Galen Growth has spent the past decade specialising in one domain: digital health. From hubs in Singapore, Switzerland and the U.S., it tracks ventures, funding flows and partnerships across the full spectrum of digital healthcare technology – from bioinformatics and clinical trial platforms to remote monitoring, virtual care and digital therapeutics.
At the heart of this work is HealthTech Alpha, Galen Growth’s proprietary intelligence platform and the data engine behind the Pharmaceutical Digital Health Innovation Index 2025. HealthTech Alpha aggregates and structures data on tens of thousands of digital health ventures worldwide, applying specialised analytics such as the Alpha Score, Evidence Signal, Team Signal and Partnership Signal to assess maturity, robustness and ecosystem position.

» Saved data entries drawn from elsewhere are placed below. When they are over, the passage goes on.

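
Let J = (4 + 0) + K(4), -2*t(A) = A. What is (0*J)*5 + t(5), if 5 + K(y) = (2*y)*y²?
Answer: -5/2 ≈ -2.5000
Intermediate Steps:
K(y) = -5 + 2*y³ (K(y) = -5 + (2*y)*y² = -5 + 2*y³)
t(A) = -A/2
J = 127 (J = (4 + 0) + (-5 + 2*4³) = 4 + (-5 + 2*64) = 4 + (-5 + 128) = 4 + 123 = 127)
(0*J)*5 + t(5) = (0*127)*5 - ½*5 = 0*5 - 5/2 = 0 - 5/2 = -5/2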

For pharma companies, investors and health systems, it functions as both a radar and control tower: a way to see which ventures are emerging, which are scaling, which are backed by the strongest evidence, and which are already integrated into the strategies of leading pharmaceutical partners. The 2025 Index is, in many ways, HealthTech Alpha’s story told through the lens of 25 of the world’s most influential drug makers.
In an industry where digital health is rapidly moving from the margins to the mainstream, that perspective is becoming indispensable – not just for tracking who is ahead, but for understanding what it will take to catch up.